So we’ve all found at this point that OpenID while appealing to geeks has a terrible user experience (particularly for non-Geeks) and painfully obvious in hindsight issues with privacy and bi-directional information leakage.
So while OpenID may be the hero we deserve, Mozilla Persona (persona.org) thankfully appears to be the hero we need.
Mozilla Persona uses a lot of hindsight intelligence to give us a true successor to OpenID that works and that has a wonderfully simple user experience for geeks and muggles alike: choose an email address and if your email provider supports it you login just like logging in to check your email and if not you fallback to a simple choose a password screen. Plus there’s already smart support for Yahoo and Google accounts already by bootstrapping their existing OpenID/OAuth implementations.

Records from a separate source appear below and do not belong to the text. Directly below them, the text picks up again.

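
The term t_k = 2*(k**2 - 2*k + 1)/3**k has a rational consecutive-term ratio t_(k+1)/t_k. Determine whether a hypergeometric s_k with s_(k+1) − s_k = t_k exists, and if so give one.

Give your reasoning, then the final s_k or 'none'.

s_k = 3**(1 - k)*(-k**2 + k - 1)

Step 1: r(k) = k**2/(3*(k**2 - 2*k + 1)).
Gosper form: A/B · C(k+1)/C(k) with A=1/3, B=1, C=k**2 - 2*k + 1.
Solve (1/3)·f(k+1) − (1)·f(k) = k**2 - 2*k + 1.
deg f ≤ 2 (via 0,0,2).
Solve for f: f(k) = -3*(k**2 - k + 1)/2 (degree 2 ≤ 2).
R(k) = B(k−1)·f(k)/C(k) = -3*(k**2 - k + 1)/(2*(k - 1)**2); s_k = R·t_k = 3**(1 - k)*(-k**2 + k - 1).
Check: Δs_k = 2*(k**2 - 2*k + 1)/3**k. ✓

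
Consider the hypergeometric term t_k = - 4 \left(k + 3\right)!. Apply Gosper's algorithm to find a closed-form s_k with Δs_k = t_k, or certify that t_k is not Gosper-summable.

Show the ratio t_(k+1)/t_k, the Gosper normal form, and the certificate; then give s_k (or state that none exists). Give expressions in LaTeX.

no hypergeometric antidifference exists

Step 1: r(k) = k + 4.
A = k + 4, B = 1, C = 1.
Need (k + 4)·f(k+1) − (1)·f(k) = 1.
deg f ≤ -1 (via 1,0,0).
deg f ≤ -1 is impossible — no certificate.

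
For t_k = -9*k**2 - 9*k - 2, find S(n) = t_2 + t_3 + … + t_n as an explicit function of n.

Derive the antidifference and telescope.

Compute t_(k+1)/t_k: get (9*k**2 + 27*k + 20)/(9*k**2 + 9*k + 2).
Gosper form: A/B · C(k+1)/C(k) with A=1, B=1, C=k**2 + k + 2/9.
f must satisfy (1)·f(k+1) − (1)·f(k) = k**2 + k + 2/9.
From deg A=0, deg B=0, deg C=2: d=3.
Match coefficients ⇒ f(k) = k*(3*k**2 - 1)/9.
Get s_k = R·t_k = -3*k**3 + k with R(k) = B(k−1)f(k)/C(k) = k*(3*k**2 - 1)/((3*k + 1)*(3*k + 2)).
Δs = -9*k**2 - 9*k - 2, as required.
s_(n+1) = -3*n**3 - 9*n**2 - 8*n - 2 and s_(2) = -22, so S(n) = -3*n**3 - 9*n**2 - 8*n + 20.

S(n) = -3*n**3 - 9*n**2 - 8*n + 20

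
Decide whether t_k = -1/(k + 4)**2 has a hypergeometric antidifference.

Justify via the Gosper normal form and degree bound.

Ratio r(k) = (k + 4)**2/(k + 5)**2.
Factor: A=k**2 + 8*k + 16; B=k**2 + 10*k + 25; C=1.
Need (k**2 + 8*k + 16)·f(k+1) − (k**2 + 8*k + 16)·f(k) = 1.
d = 0 from the (2,2,0) case.
Put f(k) = c0: A·f(k+1) − B(k−1)·f(k) − C = -1; need -1 = 0 — inconsistent ⇒ no f, not summable.

No — key equation has no polynomial f.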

Technically it does a lot of things right: it has a friendly and trustworthy brand name (but leaves the focus on site being logged into), it is based on browser PKI support and implementing it in a website is just a matter of integrating a friendly JavaScript API and a quick REST call to a web service for signature verification. Things are fairly nicely decoupled and there is much done to increase user security and privacy.
It really does seem like the first true user-friendly web-wide single sign on system that could work. It’s still the early days for it (only a small handful of sites actively accept it right now), but well worth taking a look at it and considering supporting it, because I do think it is the SSO we, the web, need.